How do you complete the statement for the arithmetic sequence: 170 is the __ term of -4, 2, 8, ...?

2 Answers
Nov 16, 2016

Answer:

30th.

Explanation:

This is an arithmetic sequence with first term #-4#, common difference #6# and nth term #170#.

#t_n = a+ (n - 1)d#

#170 = -4 + (n - 1)6#

#170 = -4 + 6n - 6#

#170 + 10 = 6n#

#180 = 6n#

#n = 30#

Hopefully this helps!

Nov 16, 2016

Answer:

170 is the 30th term of the sequence -4, 2, 8, ...

Explanation:

First, you need to determine what the likely sequence is.
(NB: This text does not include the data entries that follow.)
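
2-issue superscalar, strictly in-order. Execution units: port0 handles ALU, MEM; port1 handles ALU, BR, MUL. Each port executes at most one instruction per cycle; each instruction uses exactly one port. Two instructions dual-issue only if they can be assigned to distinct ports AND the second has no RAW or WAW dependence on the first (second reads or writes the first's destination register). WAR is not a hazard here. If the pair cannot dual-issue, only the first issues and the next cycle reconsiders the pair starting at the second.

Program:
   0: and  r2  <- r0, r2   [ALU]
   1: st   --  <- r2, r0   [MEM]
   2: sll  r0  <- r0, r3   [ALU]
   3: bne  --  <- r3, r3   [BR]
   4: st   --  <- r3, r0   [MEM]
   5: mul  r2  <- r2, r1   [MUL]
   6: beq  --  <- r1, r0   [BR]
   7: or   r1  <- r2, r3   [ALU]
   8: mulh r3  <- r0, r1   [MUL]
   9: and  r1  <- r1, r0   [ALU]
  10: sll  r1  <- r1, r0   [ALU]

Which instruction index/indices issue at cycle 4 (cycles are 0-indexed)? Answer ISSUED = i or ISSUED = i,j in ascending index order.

ISSUED = 6,7

t=0 i0:and ; RAW r2
t=1 i1+i2:st sll ; dual
t=2 i3+i4:bne st ; dual
t=3 i5:mul ; no-port MUL/BR
t=4 i6+i7:beq or ; dual
t=5 i8+i9:mulh and ; dual
t=6 i10:sll ; tail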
With only the three given numbers, it looks like each one is the previous one plus 6. Algebraically, the sequence is #x_n = (x_(n+1)*6#, with an ‘offset’ to start it at -4:

#x_n = -4 + 6*(n-1) #

Now we can put in the value of 170 and solve for the placement in the sequence.

#170 = -4 + 6*(n-1)#
#174 = 6*(n-1)#

n-1 = #174/6# = 29
Because ‘29’ is the (n-1)th term in the series, the value of 170 is the 30th term in the series.